There are certain modifiable risk factors—meaning things you can change in your health or lifestyle—that can dramatically lower your risk. 

In fact, things like high blood pressure, depression, diabetes, and smoking account for about 35% of dementia cases.  

And as this recent study determined, avoiding certain prescription drugs is another risk factor that is completely within your control. 

In this case-control study, researchers compared over 58,000 people with a dementia diagnosis to over 225,000 people without dementia. They found that there’s a significant link between the risk of developing dementia, and exposure to the following anticholinergic drugs: 

  • Antidepressants 
  • Anti-Parkinson’s drugs 
  • Antipsychotic drugs 
  • Bladder antimuscarinics 
  • Antiepileptic drugs 

Using just ONE of these drugs every day for three years increased the odds of dementia by a staggering 50%.  

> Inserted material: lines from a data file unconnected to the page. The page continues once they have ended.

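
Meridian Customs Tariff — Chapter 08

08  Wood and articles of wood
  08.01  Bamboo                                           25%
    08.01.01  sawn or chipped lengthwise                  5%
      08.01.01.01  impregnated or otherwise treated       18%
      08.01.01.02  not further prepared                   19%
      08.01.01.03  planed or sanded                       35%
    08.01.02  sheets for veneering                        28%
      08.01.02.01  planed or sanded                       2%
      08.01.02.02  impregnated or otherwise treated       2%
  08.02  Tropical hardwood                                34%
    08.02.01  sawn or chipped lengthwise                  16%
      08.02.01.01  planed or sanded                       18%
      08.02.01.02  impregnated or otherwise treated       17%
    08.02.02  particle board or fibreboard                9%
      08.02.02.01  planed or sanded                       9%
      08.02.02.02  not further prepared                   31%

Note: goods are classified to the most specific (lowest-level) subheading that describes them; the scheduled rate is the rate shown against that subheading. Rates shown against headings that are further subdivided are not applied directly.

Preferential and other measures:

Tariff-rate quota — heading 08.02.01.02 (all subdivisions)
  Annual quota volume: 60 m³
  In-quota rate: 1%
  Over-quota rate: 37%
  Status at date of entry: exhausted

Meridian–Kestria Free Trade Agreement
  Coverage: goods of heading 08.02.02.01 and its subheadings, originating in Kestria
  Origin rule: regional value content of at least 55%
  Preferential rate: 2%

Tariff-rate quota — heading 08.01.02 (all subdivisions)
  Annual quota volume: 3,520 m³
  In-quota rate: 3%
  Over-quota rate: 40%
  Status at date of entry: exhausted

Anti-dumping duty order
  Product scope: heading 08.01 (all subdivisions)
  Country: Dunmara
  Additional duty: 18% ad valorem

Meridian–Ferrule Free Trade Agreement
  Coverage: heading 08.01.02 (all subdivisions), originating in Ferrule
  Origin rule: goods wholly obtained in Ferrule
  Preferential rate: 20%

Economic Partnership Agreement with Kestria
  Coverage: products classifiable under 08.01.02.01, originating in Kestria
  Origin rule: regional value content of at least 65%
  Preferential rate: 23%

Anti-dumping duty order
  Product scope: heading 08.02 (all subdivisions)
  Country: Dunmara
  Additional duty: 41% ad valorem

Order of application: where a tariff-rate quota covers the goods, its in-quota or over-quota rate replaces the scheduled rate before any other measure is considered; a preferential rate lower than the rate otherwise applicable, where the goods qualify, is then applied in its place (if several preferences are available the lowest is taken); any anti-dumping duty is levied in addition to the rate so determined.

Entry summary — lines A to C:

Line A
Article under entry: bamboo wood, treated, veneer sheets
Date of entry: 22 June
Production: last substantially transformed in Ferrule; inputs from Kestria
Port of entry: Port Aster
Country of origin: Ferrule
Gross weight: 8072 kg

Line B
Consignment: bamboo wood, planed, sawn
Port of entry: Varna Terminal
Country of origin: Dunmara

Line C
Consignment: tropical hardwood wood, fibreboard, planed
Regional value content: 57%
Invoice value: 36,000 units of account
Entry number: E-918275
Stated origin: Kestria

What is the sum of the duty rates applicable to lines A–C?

Line A: bamboo → 08.01; veneer sheets → 08.01.02; treated → 08.01.02.02. Scheduled 2%. quota on 08.01.02 exhausted → over-quota 40%; Ferrule agreement on 08.01.02: not wholly obtained. → 40%.
Line B: bamboo → 08.01; sawn → 08.01.01; planed → 08.01.01.03. Scheduled 35%. anti-dumping (Dunmara, 08.01): +18%; total 35% + 18% = 53%. → 53%.
Line C: tropical hardwood → 08.02; fibreboard → 08.02.02; planed → 08.02.02.01. Scheduled 9%. Kestria agreement on 08.02.02.01: RVC ≥ 55% → 2% available; Kestria agreement on 08.01.02.01: 08.02.02.01 not covered; preferential 2%. → 2%.
Sum: 40% + 53% + 2% = 95%.

95%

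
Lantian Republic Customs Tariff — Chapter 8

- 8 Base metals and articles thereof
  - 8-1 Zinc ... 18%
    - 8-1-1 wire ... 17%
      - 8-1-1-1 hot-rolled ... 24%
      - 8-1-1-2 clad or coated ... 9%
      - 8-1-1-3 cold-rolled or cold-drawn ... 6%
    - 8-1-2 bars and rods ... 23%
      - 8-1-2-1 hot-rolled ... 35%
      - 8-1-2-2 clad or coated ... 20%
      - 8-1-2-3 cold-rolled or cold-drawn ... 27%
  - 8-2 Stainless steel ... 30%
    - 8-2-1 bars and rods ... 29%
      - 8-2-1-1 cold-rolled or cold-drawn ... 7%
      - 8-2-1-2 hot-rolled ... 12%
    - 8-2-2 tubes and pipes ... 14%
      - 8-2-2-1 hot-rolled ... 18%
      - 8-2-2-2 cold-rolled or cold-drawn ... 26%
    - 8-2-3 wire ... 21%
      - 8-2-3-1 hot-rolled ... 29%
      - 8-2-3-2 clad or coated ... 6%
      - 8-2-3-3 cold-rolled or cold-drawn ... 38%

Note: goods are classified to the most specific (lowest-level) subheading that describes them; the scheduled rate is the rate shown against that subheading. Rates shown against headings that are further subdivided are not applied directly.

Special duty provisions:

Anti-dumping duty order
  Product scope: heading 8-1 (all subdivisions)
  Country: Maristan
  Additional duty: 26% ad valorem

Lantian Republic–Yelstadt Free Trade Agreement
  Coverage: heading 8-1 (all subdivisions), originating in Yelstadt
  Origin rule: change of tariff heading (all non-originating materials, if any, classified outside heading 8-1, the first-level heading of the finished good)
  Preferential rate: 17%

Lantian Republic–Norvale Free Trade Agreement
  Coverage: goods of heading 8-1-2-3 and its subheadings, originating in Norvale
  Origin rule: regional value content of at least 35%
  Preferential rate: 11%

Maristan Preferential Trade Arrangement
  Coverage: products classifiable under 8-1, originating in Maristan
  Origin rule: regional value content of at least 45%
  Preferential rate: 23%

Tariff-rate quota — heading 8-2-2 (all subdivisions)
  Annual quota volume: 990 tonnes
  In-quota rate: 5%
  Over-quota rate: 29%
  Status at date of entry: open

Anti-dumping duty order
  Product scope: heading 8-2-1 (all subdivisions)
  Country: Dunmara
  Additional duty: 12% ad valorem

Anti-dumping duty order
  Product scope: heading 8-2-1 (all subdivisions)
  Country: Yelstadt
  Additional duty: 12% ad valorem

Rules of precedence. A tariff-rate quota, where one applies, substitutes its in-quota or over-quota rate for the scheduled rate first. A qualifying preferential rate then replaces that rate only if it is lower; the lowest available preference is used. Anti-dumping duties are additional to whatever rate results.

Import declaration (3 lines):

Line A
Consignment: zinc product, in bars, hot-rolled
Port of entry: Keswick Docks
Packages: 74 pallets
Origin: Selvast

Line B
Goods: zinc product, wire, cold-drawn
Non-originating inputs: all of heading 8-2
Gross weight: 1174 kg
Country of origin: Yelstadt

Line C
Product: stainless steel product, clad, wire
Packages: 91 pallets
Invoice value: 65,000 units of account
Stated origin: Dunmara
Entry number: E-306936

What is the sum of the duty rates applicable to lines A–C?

47%

Line A: zinc → 8-1; in bars → 8-1-2; hot-rolled → 8-1-2-1. Scheduled 35%. No special measure applies. → 35%.
Line B: zinc → 8-1; wire → 8-1-1; cold-drawn → 8-1-1-3. Scheduled 6%. Yelstadt agreement on 8-1: CTH met → 17% available; preference 17% not lower than 6% → no reduction. → 6%.
Line C: stainless steel → 8-2; wire → 8-2-3; clad → 8-2-3-2. Scheduled 6%. No special measure applies. → 6%.
Sum: 35% + 6% + 6% = 47%.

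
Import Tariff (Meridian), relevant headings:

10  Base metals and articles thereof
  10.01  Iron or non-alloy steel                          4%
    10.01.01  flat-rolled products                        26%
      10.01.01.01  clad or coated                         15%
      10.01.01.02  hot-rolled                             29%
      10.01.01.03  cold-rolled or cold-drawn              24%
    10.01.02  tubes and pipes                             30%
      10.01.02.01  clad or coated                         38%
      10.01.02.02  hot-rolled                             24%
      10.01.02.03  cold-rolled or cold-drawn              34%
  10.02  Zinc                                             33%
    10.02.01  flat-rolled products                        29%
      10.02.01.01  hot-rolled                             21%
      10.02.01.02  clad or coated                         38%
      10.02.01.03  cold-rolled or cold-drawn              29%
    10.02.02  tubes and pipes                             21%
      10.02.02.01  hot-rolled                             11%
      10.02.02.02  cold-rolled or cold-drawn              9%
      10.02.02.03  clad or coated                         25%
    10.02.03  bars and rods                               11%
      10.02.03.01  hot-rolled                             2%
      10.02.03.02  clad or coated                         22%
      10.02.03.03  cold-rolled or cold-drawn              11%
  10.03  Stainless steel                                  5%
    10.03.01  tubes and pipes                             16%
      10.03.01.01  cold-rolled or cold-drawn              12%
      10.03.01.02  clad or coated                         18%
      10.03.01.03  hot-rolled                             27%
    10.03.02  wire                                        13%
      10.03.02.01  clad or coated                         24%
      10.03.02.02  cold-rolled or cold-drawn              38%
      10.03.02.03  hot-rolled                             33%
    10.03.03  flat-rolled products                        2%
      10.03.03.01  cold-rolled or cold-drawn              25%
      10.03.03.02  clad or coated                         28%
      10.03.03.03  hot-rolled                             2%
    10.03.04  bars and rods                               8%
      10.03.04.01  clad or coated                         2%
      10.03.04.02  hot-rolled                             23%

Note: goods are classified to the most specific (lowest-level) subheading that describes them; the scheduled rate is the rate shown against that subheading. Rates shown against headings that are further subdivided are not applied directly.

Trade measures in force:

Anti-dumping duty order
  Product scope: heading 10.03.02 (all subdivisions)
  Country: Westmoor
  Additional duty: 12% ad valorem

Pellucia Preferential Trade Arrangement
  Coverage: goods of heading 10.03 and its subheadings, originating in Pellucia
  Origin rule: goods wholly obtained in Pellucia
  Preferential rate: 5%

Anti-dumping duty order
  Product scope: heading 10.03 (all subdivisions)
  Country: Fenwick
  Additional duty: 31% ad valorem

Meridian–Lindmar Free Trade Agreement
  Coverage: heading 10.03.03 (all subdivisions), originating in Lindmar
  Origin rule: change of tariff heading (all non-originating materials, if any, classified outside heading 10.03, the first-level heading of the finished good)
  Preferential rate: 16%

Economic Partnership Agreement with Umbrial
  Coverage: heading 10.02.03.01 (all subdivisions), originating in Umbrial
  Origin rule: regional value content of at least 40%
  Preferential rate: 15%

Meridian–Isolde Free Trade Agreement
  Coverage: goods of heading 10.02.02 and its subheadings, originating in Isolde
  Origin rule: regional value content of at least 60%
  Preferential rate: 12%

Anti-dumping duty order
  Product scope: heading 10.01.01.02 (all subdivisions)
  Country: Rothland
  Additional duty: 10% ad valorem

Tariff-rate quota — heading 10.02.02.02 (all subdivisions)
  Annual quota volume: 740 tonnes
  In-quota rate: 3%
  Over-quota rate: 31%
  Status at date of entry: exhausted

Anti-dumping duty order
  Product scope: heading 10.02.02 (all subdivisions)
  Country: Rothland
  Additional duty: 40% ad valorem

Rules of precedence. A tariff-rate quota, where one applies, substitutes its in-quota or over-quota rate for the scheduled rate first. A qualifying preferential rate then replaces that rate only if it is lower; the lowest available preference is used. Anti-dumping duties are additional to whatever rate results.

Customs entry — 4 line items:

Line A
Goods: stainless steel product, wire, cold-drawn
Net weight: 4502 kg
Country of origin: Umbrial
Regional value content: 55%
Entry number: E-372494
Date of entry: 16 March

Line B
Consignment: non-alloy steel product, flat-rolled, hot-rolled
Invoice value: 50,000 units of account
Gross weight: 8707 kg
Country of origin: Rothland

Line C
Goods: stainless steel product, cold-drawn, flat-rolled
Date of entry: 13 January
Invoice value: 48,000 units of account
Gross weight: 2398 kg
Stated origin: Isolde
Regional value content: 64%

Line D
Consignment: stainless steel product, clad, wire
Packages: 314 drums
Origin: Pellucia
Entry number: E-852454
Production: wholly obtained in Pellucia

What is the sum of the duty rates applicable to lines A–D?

Line A: stainless steel → 10.03; wire → 10.03.02; cold-drawn → 10.03.02.02. Scheduled 38%. Umbrial agreement on 10.02.03.01: 10.03.02.02 not covered. → 38%.
Line B: non-alloy steel → 10.01; flat-rolled → 10.01.01; hot-rolled → 10.01.01.02. Scheduled 29%. anti-dumping (Rothland, 10.01.01.02): +10%; total 29% + 10% = 39%. → 39%.
Line C: stainless steel → 10.03; flat-rolled → 10.03.03; cold-drawn → 10.03.03.01. Scheduled 25%. Isolde agreement on 10.02.02: 10.03.03.01 not covered. → 25%.
Line D: stainless steel → 10.03; wire → 10.03.02; clad → 10.03.02.01. Scheduled 24%. Pellucia agreement on 10.03: wholly obtained → 5% available; preferential 5%. → 5%.
Sum: 38% + 39% + 25% + 5% = 107%.

107%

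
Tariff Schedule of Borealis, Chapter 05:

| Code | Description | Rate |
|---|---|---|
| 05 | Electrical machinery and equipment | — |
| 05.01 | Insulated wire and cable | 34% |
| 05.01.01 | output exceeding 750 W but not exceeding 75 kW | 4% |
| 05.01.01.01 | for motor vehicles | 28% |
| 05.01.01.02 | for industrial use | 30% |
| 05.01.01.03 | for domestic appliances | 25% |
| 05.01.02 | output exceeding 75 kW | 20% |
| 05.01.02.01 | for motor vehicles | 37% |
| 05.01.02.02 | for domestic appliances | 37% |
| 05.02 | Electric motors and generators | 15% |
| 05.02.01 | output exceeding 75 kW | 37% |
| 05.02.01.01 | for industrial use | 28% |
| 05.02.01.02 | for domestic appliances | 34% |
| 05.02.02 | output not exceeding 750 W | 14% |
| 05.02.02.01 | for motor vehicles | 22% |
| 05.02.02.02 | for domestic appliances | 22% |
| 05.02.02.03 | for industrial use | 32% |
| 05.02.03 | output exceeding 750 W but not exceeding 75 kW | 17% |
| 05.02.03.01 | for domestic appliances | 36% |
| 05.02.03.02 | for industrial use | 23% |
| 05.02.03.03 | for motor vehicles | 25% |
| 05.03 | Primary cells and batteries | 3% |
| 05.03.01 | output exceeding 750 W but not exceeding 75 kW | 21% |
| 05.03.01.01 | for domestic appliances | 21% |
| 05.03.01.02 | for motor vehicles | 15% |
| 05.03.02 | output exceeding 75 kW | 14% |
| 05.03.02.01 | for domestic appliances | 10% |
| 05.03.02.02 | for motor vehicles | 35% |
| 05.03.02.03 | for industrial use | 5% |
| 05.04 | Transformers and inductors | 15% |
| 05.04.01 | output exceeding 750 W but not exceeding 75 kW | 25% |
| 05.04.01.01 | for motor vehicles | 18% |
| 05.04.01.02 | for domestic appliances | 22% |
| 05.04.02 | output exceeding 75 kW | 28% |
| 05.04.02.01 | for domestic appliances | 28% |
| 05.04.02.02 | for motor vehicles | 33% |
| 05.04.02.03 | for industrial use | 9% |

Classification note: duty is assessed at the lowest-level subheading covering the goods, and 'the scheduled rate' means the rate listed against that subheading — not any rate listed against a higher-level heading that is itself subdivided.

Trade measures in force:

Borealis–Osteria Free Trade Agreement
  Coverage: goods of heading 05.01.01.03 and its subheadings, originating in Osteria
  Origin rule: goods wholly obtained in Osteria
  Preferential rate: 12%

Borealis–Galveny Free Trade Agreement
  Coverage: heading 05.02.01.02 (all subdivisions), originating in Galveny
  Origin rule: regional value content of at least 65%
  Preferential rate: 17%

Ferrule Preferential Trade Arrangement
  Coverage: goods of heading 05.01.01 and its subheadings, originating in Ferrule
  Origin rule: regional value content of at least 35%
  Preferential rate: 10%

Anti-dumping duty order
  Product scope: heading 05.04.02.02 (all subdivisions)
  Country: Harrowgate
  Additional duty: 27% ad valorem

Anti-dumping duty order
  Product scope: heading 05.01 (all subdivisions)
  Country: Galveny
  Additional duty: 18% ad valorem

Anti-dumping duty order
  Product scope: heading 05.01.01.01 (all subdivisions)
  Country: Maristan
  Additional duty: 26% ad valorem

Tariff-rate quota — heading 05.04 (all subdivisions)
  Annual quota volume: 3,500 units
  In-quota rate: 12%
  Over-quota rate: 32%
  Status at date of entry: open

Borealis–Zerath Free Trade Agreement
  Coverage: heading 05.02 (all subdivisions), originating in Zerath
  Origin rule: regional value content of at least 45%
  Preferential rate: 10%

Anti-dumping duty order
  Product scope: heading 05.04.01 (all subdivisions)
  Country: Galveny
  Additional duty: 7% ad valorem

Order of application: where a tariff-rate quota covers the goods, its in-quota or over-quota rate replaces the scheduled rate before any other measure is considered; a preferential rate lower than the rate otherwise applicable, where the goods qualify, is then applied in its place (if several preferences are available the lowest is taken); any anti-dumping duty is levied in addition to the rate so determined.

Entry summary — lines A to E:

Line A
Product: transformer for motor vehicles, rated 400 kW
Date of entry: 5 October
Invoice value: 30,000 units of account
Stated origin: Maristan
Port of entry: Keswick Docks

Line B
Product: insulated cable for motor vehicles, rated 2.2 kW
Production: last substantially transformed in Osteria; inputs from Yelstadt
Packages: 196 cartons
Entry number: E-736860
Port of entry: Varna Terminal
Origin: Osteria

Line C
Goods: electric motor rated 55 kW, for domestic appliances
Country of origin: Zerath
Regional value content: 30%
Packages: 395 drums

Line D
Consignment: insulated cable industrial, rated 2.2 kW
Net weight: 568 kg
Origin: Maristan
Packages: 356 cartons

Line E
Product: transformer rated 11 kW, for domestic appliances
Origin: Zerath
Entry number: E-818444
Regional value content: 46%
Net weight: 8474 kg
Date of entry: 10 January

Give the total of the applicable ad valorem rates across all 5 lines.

118%

Line A: transformer → 05.04; rated 400 kW → 05.04.02; for motor vehicles → 05.04.02.02. Scheduled 33%. quota on 05.04 open → in-quota 12%. → 12%.
Line B: insulated cable → 05.01; rated 2.2 kW → 05.01.01; for motor vehicles → 05.01.01.01. Scheduled 28%. Osteria agreement on 05.01.01.03: 05.01.01.01 not covered. → 28%.
Line C: electric motor → 05.02; rated 55 kW → 05.02.03; for domestic appliances → 05.02.03.01. Scheduled 36%. Zerath agreement on 05.02: RVC < 45%. → 36%.
Line D: insulated cable → 05.01; rated 2.2 kW → 05.01.01; industrial → 05.01.01.02. Scheduled 30%. No special measure applies. → 30%.
Line E: transformer → 05.04; rated 11 kW → 05.04.01; for domestic appliances → 05.04.01.02. Scheduled 22%. quota on 05.04 open → in-quota 12%; Zerath agreement on 05.02: 05.04.01.02 not covered. → 12%.
Sum: 12% + 28% + 36% + 30% + 12% = 118%.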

The association was so strong that the researchers cautioned prescribing these drugs to people 55 and older. 

Previous studies had already shown that anticholinergics can cause short-term memory loss and confusion, but this study wanted to look into the longer-term impact. 

The connection is not surprising, considering how anticholinergics work. They block the neurotransmitter acetylcholine in the central and peripheral nervous system.  

Not everyone who takes these drugs will develop dementia, but the increased risk associated with them should have you talking to your doctor about lower-risk alternatives, making sure you’re taking the lowest possible dose, or (even better) finding natural alternatives to take instead.